# Look what DH bought me today



## trob1 (Oct 5, 2007)

Hubby surprised me today with a 2009 4 door Toyota Tacoma 4x4 truck.  He is the best. Here is the best pic I could get tonight as it is parked in the garage.


----------



## KW Farms (Jun 21, 2008)

Oh that is so sweet of him!! Good looking truck! Congrats!!


----------



## RunAround (Feb 17, 2008)

:drool: :drool:


----------



## liz (Oct 5, 2007)

What a sweetheart you have!!!! I like the color....very easy to "hide" dust.


----------



## toth boer goats (Jul 20, 2008)

congrats....that is really nice....give DH a hug.... :wink: :hug:


----------



## StaceyRosado (Oct 5, 2007)

oh wow!! what a surprise


----------



## kelebek (Oct 5, 2007)

Ok Trob - was your hubby talking to Brandi's hubby? 

Is all I know is BOTH of your hubbies need to talk to MINE!!!! PLEASE!!!!!!!!!!!!!

Congrats - it is beautiful! :drool:


----------



## HollowbeadRanch (Oct 5, 2007)

WOW!!! Beautiful truck Teresa!!!  They can be sweet when they want to be, can't they??


----------



## trob1 (Oct 5, 2007)

:ROFL: Yep I do believe my hubby and Brandi's hubby were cut from the same cloth.

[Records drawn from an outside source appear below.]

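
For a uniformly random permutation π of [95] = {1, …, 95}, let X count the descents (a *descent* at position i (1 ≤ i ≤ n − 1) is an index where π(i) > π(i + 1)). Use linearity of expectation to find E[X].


Write X = Σ X_I over i = 1, …, 94, with X_I the indicator of one descent.
There are 94 indicators.
For each fixed i, the pair (π(i), π(i+1)) is a uniformly random ordered pair of distinct values from {1, …, 95}; by symmetry P[π(i) > π(i+1)] = 1/2.
By linearity: E[X] = 94 · (1/2) = (95 − 1) · (1/2) = 47 ≈ 47.0000.

E[X] = 47 = 47.0000.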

Thank God for the country boy. I think he kinda felt bad for not getting me something for valentines day but he said it was because I had my Yukon for just over 5 years and it was time for me to get something new. He also had surprised me with the Yukon 5 Years ago this past Christmas. he can be sweet when he wants to.


----------



## capriola-nd (Jul 6, 2008)

Hey, it is my truck's twin!!! Except mine is 2007. Same color too.  Congrats!! It's a really great truck but I do miss my little car sometimes.


----------



## Cinder (Mar 3, 2008)

Congrats! What a nice surprise.


----------



## lesserweevil (Oct 5, 2007)

liz said:


> What a sweetheart you have!!!! I like the color....very easy to "hide" dust.


looks like it's big enough to "hide" a few goats too :greengrin:


----------



## PiccoloGoat (Sep 10, 2008)

LOL lesserweevil.
I wonder how many?

Nice truck! Lucky to have a hubby like that :drool:


----------